“When you give a player like that guidelines and a system, she’s brilliant in it,” Delaney-Smith said. “She knows angles, she knows timing, she knows how to read a defense and create. She didn’t do it last year in the flex, but wait until you see her this year.”
Captain and forward Kate Ides is at the helm of this star-studded Harvard team. Ides played in every game last season, starting in seven, and averaged 10 points per game over the span of three contests, against Yale, Columbia and Cornell.
Ides’s team will need all of its talent, old and new, to step up early on as the Crimson plays its most formidable nonconference schedule in recent memory.
Right off the bat Harvard looks to test its potential by opening with Syracuse. In 2001, Harvard fell to the Orangemen 78-66. The Crimson looks at its tough schedule as not just a challenge, but as an opportunity.

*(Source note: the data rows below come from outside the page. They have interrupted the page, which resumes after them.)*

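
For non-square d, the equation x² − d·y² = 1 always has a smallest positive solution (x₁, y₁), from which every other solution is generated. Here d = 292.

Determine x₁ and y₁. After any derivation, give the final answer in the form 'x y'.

√292 → a₀=17, period (11,2,1,3,8,3,1,2,11,34); ℓ=10 even so k=9
a_0=17:  p_0=17·1+0=17,  q_0=17·0+1=1
…
a_5=8:  p_5=8·2136+581=17669,  q_5=8·125+34=1034
…
a_8=2:  p_8=2·72812+55143=200767,  q_8=2·4261+3227=11749
a_9=11:  p_9=11·200767+72812=2281249,  q_9=11·11749+4261=133500
→ (2281249, 133500).  Check: 2281249²=5204097000001, 292·133500²=5204097000000, difference 1.

2281249 133500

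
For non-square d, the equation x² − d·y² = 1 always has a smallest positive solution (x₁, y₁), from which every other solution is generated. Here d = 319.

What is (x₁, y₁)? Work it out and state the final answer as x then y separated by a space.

12901780 722361

[17; 1,6,5,1,4,…,6,1,34] for √319; ℓ=14 ⇒ convergent index 13
a_0=17:  p_0=17·1+0=17,  q_0=17·0+1=1
a_1=1:  p_1=1·17+1=18,  q_1=1·1+0=1
a_2=6:  p_2=6·18+17=125,  q_2=6·1+1=7
…
a_4=1:  p_4=1·643+125=768,  q_4=1·36+7=43
a_5=4:  p_5=4·768+643=3715,  q_5=4·43+36=208
a_6=3:  p_6=3·3715+768=11913,  q_6=3·208+43=667
a_7=1:  p_7=1·11913+3715=15628,  q_7=1·667+208=875
a_8=3:  p_8=3·15628+11913=58797,  q_8=3·875+667=3292
…
a_10=1:  p_10=1·250816+58797=309613,  q_10=1·14043+3292=17335
a_11=5:  p_11=5·309613+250816=1798881,  q_11=5·17335+14043=100718
a_12=6:  p_12=6·1798881+309613=11102899,  q_12=6·100718+17335=621643
a_13=1:  p_13=1·11102899+1798881=12901780,  q_13=1·621643+100718=722361
fundamental: x₁=12901780, y₁=722361  (since 166455927168400 − 319·521805414321 = 1)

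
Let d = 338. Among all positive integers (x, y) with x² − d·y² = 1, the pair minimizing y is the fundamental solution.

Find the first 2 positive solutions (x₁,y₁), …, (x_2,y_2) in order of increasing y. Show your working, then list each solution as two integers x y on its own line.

114243 6214
26102926097 1419812004

[18; 2,1,1,2,36] for √338; ℓ=5 ⇒ convergent index 9
i=0: a=18 ⇒ p=18, q=1
i=1: a=2 ⇒ p=37, q=2
i=2: a=1 ⇒ p=55, q=3
i=3: a=1 ⇒ p=92, q=5
i=4: a=2 ⇒ p=239, q=13
…
i=6: a=2 ⇒ p=17631, q=959
i=7: a=1 ⇒ p=26327, q=1432
i=8: a=1 ⇒ p=43958, q=2391
i=9: a=2 ⇒ p=114243, q=6214
fundamental: x₁=114243, y₁=6214  (since 13051463049 − 338·38613796 = 1)
k=2:  x_2 = 114243·114243+338·6214·6214 = 26102926097,  y_2 = 114243·6214+6214·114243 = 1419812004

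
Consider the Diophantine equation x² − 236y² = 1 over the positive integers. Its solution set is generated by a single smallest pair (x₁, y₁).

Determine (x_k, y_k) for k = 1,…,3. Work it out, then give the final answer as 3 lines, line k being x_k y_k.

561799 36570
631236232801 41089978860
709255768702176199 46168618067101710

d=236: √d = [15; 2,1,3,5,1,6,1,5,3,1,2,30] (ℓ=12, even), read p_11/q_11
step 0: (15, 1)  from 15·(1,0) + (0,1)
…
step 4: (891, 58)  from 5·(169,11) + (46,3)
step 5: (1060, 69)  from 1·(891,58) + (169,11)
step 6: (7251, 472)  from 6·(1060,69) + (891,58)
step 7: (8311, 541)  from 1·(7251,472) + (1060,69)
…
step 10: (203535, 13249)  from 1·(154729,10072) + (48806,3177)
step 11: (561799, 36570)  from 2·(203535,13249) + (154729,10072)
(x₁, y₁) = (561799, 36570);  561799² − 236·36570² = 1 ✓
(x_2, y_2) = (561799·561799 + 236·36570·36570, 561799·36570 + 36570·561799) = (631236232801, 41089978860)
(x_3, y_3) = (561799·631236232801 + 236·36570·41089978860, 561799·41089978860 + 36570·631236232801) = (709255768702176199, 46168618067101710)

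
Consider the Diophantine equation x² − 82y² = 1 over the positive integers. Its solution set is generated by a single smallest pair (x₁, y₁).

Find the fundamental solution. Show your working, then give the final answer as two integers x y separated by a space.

163 18

[9; 18] for √82; ℓ=1 ⇒ convergent index 1
step 0: (9, 1)  from 9·(1,0) + (0,1)
step 1: (163, 18)  from 18·(9,1) + (1,0)
(x₁, y₁) = (163, 18);  163² − 82·18² = 1 ✓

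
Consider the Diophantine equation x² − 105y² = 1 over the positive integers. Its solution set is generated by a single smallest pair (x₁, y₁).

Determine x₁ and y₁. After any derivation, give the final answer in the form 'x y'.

√105 = [10; 4,20, …], period ℓ=2 (even) → k=1
k=0  a_k=10  p_k/q_k = 10/1
k=1  a_k=4  p_k/q_k = 41/4
fundamental: x₁=41, y₁=4  (since 1681 − 105·16 = 1)

41 4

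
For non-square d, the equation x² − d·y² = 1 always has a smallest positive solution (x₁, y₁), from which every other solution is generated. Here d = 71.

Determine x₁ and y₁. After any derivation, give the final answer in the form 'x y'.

3480 413

√71 = [8; 2,2,1,7,1,2,2,16, …], period ℓ=8 (even) → k=7
step 0: (8, 1)  from 8·(1,0) + (0,1)
step 1: (17, 2)  from 2·(8,1) + (1,0)
step 2: (42, 5)  from 2·(17,2) + (8,1)
…
step 5: (514, 61)  from 1·(455,54) + (59,7)
step 6: (1483, 176)  from 2·(514,61) + (455,54)
step 7: (3480, 413)  from 2·(1483,176) + (514,61)
→ (3480, 413).  Check: 3480²=12110400, 71·413²=12110399, difference 1.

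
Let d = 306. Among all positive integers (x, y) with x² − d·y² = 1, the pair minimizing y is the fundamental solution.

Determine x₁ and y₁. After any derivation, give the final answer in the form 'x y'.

35 2

√306 = [17; 2,34, …], period ℓ=2 (even) → k=1
k=0  a_k=17  p_k/q_k = 17/1
k=1  a_k=2  p_k/q_k = 35/2
(x₁, y₁) = (35, 2);  35² − 306·2² = 1 ✓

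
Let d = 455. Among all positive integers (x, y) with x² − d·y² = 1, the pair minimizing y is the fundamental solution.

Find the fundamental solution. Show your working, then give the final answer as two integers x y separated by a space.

64 3

[21; 3,42] for √455; ℓ=2 ⇒ convergent index 1
k=0  a_k=21  p_k/q_k = 21/1
k=1  a_k=3  p_k/q_k = 64/3
fundamental: x₁=64, y₁=3  (since 4096 − 455·9 = 1)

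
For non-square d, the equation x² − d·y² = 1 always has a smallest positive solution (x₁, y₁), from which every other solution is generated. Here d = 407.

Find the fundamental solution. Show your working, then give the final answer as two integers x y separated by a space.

[20; 5,1,2,1,5,40] for √407; ℓ=6 ⇒ convergent index 5
k=0  a_k=20  p_k/q_k = 20/1
k=1  a_k=5  p_k/q_k = 101/5
k=2  a_k=1  p_k/q_k = 121/6
…
k=4  a_k=1  p_k/q_k = 464/23
k=5  a_k=5  p_k/q_k = 2663/132
→ (2663, 132).  Check: 2663²=7091569, 407·132²=7091568, difference 1.

2663 132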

“We have the toughest early season Harvard has ever had with several NCAA tournament teams,“ Dunham said. “Our goal by playing them is to show that we can beat high-caliber teams and that we deserve to be back in the tournament again.”
Harvard looks to November and December match-ups against BC, Minnesota and at Vanderbilt in the First Tennessee Tournament to gauge its NCAA prospects and prepare for its Ivy League season.
After experiencing March Madness last year in the Crimson’s first-round loss to North Carolina whetted the Harvard’s appetite for national success. Heading into the 2002-2003 campaign, the Crimson, armed with a crop of hungry young freshmen and celebrated veterans, looks to surpass last year’s glory.
“Nationally, I’d liked to stay in the top 30—that’s how good I think we are,” Delaney-Smith said.
“I think anything less than an Ivy League title and an NCAA berth for our team would be very disappointing,” Peljto said.